What could this speech mean? Why, clearly that the money must be left to them. What other duty could Maurice de Crespigny owe to any one? Had they not kept guard over him for years, shutting him in, and separating him from every living creature? What right had he to be grateful to any one but them, inasmuch as they had taken good care that no one else should ever do him a service?
But to the ears of Eleanor Monckton, the old man’s speech had another signification; the blood mounted to her face, and her heart beat violently. “He is thinking of Launcelot Darrell,” she thought; “he will leave his fortune to Launcelot Darrell. He will die before he learns the secret of my father’s wrongs.
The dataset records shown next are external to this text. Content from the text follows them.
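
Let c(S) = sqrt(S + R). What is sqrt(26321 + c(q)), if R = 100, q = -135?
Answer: sqrt(26321 + I*sqrt(35)) ≈ 162.24 + 0.018*I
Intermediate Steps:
c(S) = sqrt(100 + S) (c(S) = sqrt(S + 100) = sqrt(100 + S))
sqrt(26321 + c(q)) = sqrt(26321 + sqrt(100 - 135)) = sqrt(26321 + sqrt(-35)) = sqrt(26321 + I*sqrt(35))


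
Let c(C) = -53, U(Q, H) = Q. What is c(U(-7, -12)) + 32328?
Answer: 32275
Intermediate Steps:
c(U(-7, -12)) + 32328 = -53 + 32328 = 32275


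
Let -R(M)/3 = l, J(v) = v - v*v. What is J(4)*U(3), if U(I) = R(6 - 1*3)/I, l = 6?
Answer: 72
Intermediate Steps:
J(v) = v - v²
R(M) = -18 (R(M) = -3*6 = -18)
U(I) = -18/I
J(4)*U(3) = (4*(1 - 1*4))*(-18/3) = (4*(1 - 4))*(-18*⅓) = (4*(-3))*(-6) = -12*(-6) = 72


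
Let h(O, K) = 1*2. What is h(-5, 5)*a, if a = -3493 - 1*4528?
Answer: -16042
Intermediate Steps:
a = -8021 (a = -3493 - 4528 = -8021)
h(O, K) = 2
h(-5, 5)*a = 2*(-8021) = -16042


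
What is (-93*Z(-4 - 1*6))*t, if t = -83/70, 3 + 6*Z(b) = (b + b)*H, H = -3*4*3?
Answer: 1844841/140 ≈ 13177.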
His will is already made, no doubt, and he will die before I can dare to say to him, ‘Your niece’s son is a trickster and a villain!’”
This was the only occasion upon which Maurice de Crespigny ever spoke of his intentions with regard to the fortune that he must leave behind him. He said, plainly enough, that Eleanor was to have none of his money; and the sisters, who had until now kept a jealous watch upon the old man and his favourite, were henceforward content to let Mrs. Monckton come and go as she pleased. But for all this Eleanor was no nearer the accomplishment of her great purpose.
Launcelot Darrell came to Tolldale, and in a certain easy and somewhat indifferent manner paid his homage to his affianced wife. Laura was happy by fits and starts; and by fits and starts utterly miserable, when the horrible pangs of jealousy—jealousy of Eleanor, and jealous doubts of her lover’s truth—tortured her breast. Gilbert Monckton sat day after day in the library or the drawing-room, or Eleanor’s morning-room, as the case might be, keeping watch over his wife and the lovers.